La nature est en effet toujours voisine du cœur de Tibulle. Il en a goûté la douceur et le charme et l’a considérée comme un remède à la maladie d’amour. La vie rustique l’attire, et il aime les humbles divinités des champs : « Un pieux respect me saisit toujours près du tronc qui s’élève dans les campagnes désertes, près de la pierre antique où pendent dans les carrefours des guirlandes de fleurs ». Retrempée à cette source de vie, la poésie érotique, si souvent sèche dans les autres élégiaques latins, a parfois chez lui des accents d’une fraîcheur inattendue.
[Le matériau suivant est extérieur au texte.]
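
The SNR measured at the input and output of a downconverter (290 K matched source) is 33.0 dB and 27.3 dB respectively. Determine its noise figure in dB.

5.7 dB

NF (dB) = SNR_in(dB) − SNR_out(dB) when the source is at T₀
NF = 33.0 − 27.3 = 5.7 dB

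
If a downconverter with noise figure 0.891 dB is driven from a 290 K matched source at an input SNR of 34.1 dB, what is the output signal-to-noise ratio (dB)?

33.209 dB

By definition F = SNR_in/SNR_out, so in dB: SNR_out = SNR_in − NF
SNR_out = 34.1 − 0.891 = 33.209 dB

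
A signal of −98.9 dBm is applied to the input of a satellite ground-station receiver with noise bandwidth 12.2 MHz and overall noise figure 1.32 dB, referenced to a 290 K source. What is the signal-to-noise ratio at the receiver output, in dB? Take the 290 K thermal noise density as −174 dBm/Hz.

Noise floor: N = −174 + 10 log₁₀(B) + NF
10 log₁₀(1.22×10⁷) = 70.86 dB
N = −174 + 70.86 + 1.32 = −101.82 dBm
SNR = P_sig − N = −98.9 − (−101.82) = 2.92 dB → 2.9 dB

2.9 dB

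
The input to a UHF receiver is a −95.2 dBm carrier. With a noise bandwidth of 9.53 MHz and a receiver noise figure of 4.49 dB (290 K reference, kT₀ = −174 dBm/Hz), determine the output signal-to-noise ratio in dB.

Noise floor: N = −174 + 10 log₁₀(B) + NF
10 log₁₀(9.53×10⁶) = 69.79 dB
N = −174 + 69.79 + 4.49 = −99.72 dBm
SNR = P_sig − N = −95.2 − (−99.72) = 4.52 dB → 4.5 dB

4.5 dB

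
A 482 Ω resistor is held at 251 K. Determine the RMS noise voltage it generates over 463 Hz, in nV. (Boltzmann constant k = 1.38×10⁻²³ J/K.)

V_n = √(4kTRB)
4kTRB = 4 × 1.38×10⁻²³ × 251 × 4.82×10² × 4.63×10² = 3.09×10⁻¹⁵ V²
V_n = √(3.09×10⁻¹⁵) = 5.56×10⁻⁸ V = 55.6 nV

55.6 nV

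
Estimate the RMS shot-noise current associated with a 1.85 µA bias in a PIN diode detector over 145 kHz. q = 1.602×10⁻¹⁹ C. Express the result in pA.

I_n = √(2qI·B)
2qI·B = 2 × 1.602×10⁻¹⁹ × 1.85×10⁻⁶ × 1.45×10⁵ = 8.59×10⁻²⁰ A²
I_n = √(8.59×10⁻²⁰) = 2.93×10⁻¹⁰ A = 293 pA

293 pA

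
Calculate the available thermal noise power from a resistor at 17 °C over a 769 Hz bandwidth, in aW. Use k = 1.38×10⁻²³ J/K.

T = 17 °C + 273.15 = 290.15 K
P_n = kTB = 1.38×10⁻²³ × 290.15 × 7.69×10² = 3.08×10⁻¹⁸ W = 3.08 aW

3.08 aW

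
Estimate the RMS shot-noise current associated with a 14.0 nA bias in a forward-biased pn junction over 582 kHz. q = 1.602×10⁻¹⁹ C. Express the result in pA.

I_n = √(2qI·B)
2qI·B = 2 × 1.602×10⁻¹⁹ × 1.40×10⁻⁸ × 5.82×10⁵ = 2.61×10⁻²¹ A²
I_n = √(2.61×10⁻²¹) = 5.11×10⁻¹¹ A = 51.1 pA

51.1 pA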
Ajoutons que cette obscure maladie qui le mina lentement, lui inspira une sorte de tristesse vague et douce, assez semblable à la mélancolie virgilienne.
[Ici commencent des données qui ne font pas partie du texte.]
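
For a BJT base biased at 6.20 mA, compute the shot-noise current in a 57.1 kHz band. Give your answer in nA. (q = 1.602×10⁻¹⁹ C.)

I_n = √(2qI·B)
2qI·B = 2 × 1.602×10⁻¹⁹ × 6.20×10⁻³ × 5.71×10⁴ = 1.13×10⁻¹⁶ A²
I_n = √(1.13×10⁻¹⁶) = 1.07×10⁻⁸ A = 10.7 nA

10.7 nA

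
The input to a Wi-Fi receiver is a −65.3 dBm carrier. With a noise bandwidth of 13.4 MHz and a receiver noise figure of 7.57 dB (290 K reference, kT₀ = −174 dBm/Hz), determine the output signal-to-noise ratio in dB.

29.9 dB

Noise floor: N = −174 + 10 log₁₀(B) + NF
10 log₁₀(1.34×10⁷) = 71.27 dB
N = −174 + 71.27 + 7.57 = −95.16 dBm
SNR = P_sig − N = −65.3 − (−95.16) = 29.86 dB → 29.9 dB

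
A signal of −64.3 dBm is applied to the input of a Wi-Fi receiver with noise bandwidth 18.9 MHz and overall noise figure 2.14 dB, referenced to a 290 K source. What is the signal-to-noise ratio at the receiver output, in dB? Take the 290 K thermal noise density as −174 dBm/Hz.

34.8 dB

Noise floor: N = −174 + 10 log₁₀(B) + NF
10 log₁₀(1.89×10⁷) = 72.76 dB
N = −174 + 72.76 + 2.14 = −99.10 dBm
SNR = P_sig − N = −64.3 − (−99.10) = 34.80 dB → 34.8 dB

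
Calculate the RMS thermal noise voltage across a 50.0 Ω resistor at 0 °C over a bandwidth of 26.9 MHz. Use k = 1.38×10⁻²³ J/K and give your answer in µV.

4.50 µV

T = 0 °C + 273.15 = 273.15 K
V_n = √(4kTRB)
4kTRB = 4 × 1.38×10⁻²³ × 273.15 × 5.00×10¹ × 2.69×10⁷ = 2.03×10⁻¹¹ V²
V_n = √(2.03×10⁻¹¹) = 4.50×10⁻⁶ V = 4.50 µV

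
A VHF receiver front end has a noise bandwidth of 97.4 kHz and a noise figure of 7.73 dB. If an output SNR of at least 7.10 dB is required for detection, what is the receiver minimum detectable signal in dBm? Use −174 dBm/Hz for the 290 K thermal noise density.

−109.3 dBm

Sensitivity = −174 + 10 log₁₀(B) + NF + SNR_min
= −174 + 49.89 + 7.73 + 7.10
= −109.28 dBm → −109.3 dBm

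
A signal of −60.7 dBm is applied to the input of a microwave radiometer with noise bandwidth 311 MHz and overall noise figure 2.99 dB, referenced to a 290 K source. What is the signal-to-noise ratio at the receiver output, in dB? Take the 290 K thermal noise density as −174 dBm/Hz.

25.4 dB

Noise floor: N = −174 + 10 log₁₀(B) + NF
10 log₁₀(3.11×10⁸) = 84.93 dB
N = −174 + 84.93 + 2.99 = −86.08 dBm
SNR = P_sig − N = −60.7 − (−86.08) = 25.38 dB → 25.4 dB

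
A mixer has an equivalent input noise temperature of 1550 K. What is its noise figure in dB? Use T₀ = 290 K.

F = 1 + T_e/T₀ = 1 + 1550/290 = 6.34483
NF = 10 log₁₀(6.34483) = 8.02 dB

8.02 dB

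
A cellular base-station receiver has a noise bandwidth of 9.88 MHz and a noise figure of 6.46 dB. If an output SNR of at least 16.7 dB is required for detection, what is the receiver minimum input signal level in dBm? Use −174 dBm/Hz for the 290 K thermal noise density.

Sensitivity = −174 + 10 log₁₀(B) + NF + SNR_min
= −174 + 69.95 + 6.46 + 16.7
= −80.89 dBm → −80.9 dBm

−80.9 dBm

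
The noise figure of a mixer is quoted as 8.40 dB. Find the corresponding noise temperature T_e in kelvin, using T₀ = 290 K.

1716 K

F = 10^(8.40/10) = 6.91831
T_e = (F − 1)·T₀ = (6.91831 − 1) × 290 = 1716 K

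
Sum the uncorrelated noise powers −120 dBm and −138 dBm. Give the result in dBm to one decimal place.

−119.9 dBm

Convert to linear, add, convert back:
P₁ = 1.00×10⁻¹⁵ W, P₂ = 1.58×10⁻¹⁷ W
P_tot = 1.02×10⁻¹⁵ W → 10 log₁₀(P_tot / 10⁻³) = −119.9 dBm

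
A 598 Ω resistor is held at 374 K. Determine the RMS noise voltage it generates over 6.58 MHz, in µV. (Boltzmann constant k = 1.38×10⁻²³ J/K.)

9.01 µV

V_n = √(4kTRB)
4kTRB = 4 × 1.38×10⁻²³ × 374 × 5.98×10² × 6.58×10⁶ = 8.12×10⁻¹¹ V²
V_n = √(8.12×10⁻¹¹) = 9.01×10⁻⁶ V = 9.01 µV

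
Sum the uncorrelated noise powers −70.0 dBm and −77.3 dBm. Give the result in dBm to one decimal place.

Convert to linear, add, convert back:
P₁ = 1.00×10⁻¹⁰ W, P₂ = 1.86×10⁻¹¹ W
P_tot = 1.19×10⁻¹⁰ W → 10 log₁₀(P_tot / 10⁻³) = −69.3 dBm

−69.3 dBm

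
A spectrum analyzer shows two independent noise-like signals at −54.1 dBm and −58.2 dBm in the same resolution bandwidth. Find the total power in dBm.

−52.7 dBm

Convert to linear, add, convert back:
P₁ = 3.89×10⁻⁹ W, P₂ = 1.51×10⁻⁹ W
P_tot = 5.40×10⁻⁹ W → 10 log₁₀(P_tot / 10⁻³) = −52.7 dBm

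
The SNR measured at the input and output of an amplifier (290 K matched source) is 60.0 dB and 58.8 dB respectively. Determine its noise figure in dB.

NF (dB) = SNR_in(dB) − SNR_out(dB) when the source is at T₀
NF = 60.0 − 58.8 = 1.2 dB

1.2 dB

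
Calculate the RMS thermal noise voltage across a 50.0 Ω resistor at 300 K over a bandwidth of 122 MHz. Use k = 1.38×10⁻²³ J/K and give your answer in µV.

V_n = √(4kTRB)
4kTRB = 4 × 1.38×10⁻²³ × 300 × 5.00×10¹ × 1.22×10⁸ = 1.01×10⁻¹⁰ V²
V_n = √(1.01×10⁻¹⁰) = 1.01×10⁻⁵ V = 10.1 µV

10.1 µV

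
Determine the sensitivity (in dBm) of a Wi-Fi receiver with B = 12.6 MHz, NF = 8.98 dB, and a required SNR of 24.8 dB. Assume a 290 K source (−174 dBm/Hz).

−69.2 dBm

Sensitivity = −174 + 10 log₁₀(B) + NF + SNR_min
= −174 + 71 + 8.98 + 24.8
= −69.22 dBm → −69.2 dBm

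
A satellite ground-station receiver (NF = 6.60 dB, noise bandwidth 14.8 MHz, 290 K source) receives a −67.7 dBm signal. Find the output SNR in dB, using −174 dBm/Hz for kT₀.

Noise floor: N = −174 + 10 log₁₀(B) + NF
10 log₁₀(1.48×10⁷) = 71.7 dB
N = −174 + 71.7 + 6.60 = −95.70 dBm
SNR = P_sig − N = −67.7 − (−95.70) = 28.00 dB → 28.0 dB

28.0 dB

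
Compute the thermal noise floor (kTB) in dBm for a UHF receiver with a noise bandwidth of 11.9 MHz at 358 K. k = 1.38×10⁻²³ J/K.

P_n = kTB = 1.38×10⁻²³ × 358 × 1.19×10⁷ = 5.88×10⁻¹⁴ W
In dBm: 10 log₁₀(5.88×10⁻¹⁴ / 10⁻³) = −102.3 dBm

−102.3 dBm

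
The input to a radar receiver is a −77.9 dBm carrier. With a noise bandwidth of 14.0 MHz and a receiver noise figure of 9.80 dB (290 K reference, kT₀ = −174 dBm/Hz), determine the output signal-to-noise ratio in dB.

Noise floor: N = −174 + 10 log₁₀(B) + NF
10 log₁₀(1.40×10⁷) = 71.46 dB
N = −174 + 71.46 + 9.80 = −92.74 dBm
SNR = P_sig − N = −77.9 − (−92.74) = 14.84 dB → 14.8 dB

14.8 dB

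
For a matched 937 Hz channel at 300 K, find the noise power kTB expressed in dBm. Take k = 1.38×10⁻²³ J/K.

P_n = kTB = 1.38×10⁻²³ × 300 × 9.37×10² = 3.88×10⁻¹⁸ W
In dBm: 10 log₁₀(3.88×10⁻¹⁸ / 10⁻³) = −144.1 dBm

−144.1 dBm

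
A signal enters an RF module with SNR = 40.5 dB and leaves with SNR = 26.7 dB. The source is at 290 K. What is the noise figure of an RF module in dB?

NF (dB) = SNR_in(dB) − SNR_out(dB) when the source is at T₀
NF = 40.5 − 26.7 = 13.8 dB

13.8 dB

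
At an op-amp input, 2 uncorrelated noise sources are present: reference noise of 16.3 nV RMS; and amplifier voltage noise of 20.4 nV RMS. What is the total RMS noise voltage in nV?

Uncorrelated sources add in power (mean-square): V_tot = √(ΣV_i²)
V_tot = √[(1.63×10⁻⁸)² + (2.04×10⁻⁸)²] = 2.61×10⁻⁸ V = 26.1 nV

26.1 nV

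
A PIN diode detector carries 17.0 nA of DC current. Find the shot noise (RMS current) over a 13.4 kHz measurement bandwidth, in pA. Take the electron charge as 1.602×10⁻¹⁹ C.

I_n = √(2qI·B)
2qI·B = 2 × 1.602×10⁻¹⁹ × 1.70×10⁻⁸ × 1.34×10⁴ = 7.30×10⁻²³ A²
I_n = √(7.30×10⁻²³) = 8.54×10⁻¹² A = 8.54 pA

8.54 pA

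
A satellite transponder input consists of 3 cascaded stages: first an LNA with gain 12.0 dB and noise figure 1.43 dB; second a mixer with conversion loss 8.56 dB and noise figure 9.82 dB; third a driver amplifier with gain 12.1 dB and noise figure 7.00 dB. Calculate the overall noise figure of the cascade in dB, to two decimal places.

Convert to linear (a loss of L dB is a gain of −L dB): F_i = 10^(NF_i/10), G_i = 10^(G_i,dB/10)
  Stage 1: F_1 = 10^(1.43/10) = 1.390, G_1 = 10^(12.0/10) = 15.85
  Stage 2: F_2 = 10^(9.82/10) = 9.594, G_2 = 10^(−8.56/10) = 0.1393
  Stage 3: F_3 = 10^(7.00/10) = 5.012, G_3 = 10^(12.1/10) = 16.22
Friis cascade:
  F = 1.390 + (9.594 − 1)/15.85 + (5.012 − 1)/2.208 = 3.749
NF = 10 log₁₀(3.749) = 5.74 dB

5.74 dB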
Le sentiment de la mort toute voisine donne à ses vers, même lorsqu’il chante le plaisir, une teinte voilée, un accent pénétrant qui nous remue et nous charme en même temps. « Puissé-je, dit-il à Délie, quand sera venue ma dernière heure, reposer sur toi mes yeux, et te presser, en mourant, de ma main défaillante ! Tu pleureras, Délie, lorsqu’on m’aura placé sur le bûcher qui me consumera, et à tes larmes amères tu mêleras des baisers ». On imagine qu’il se voyait déjà dans cette situation, pour en parler comme s’il l’avait vécue ! L’inspiration de Tibulle n’est ni haute, ni variée, mais il a traduit des émotions vraies avec un art délicat et un accent sincère. Ce fut assez pour que les plus grands poètes de son époque l’aient goûté et aimé, c’est assez encore pour que nous lisions ses vers avec un charme attendri.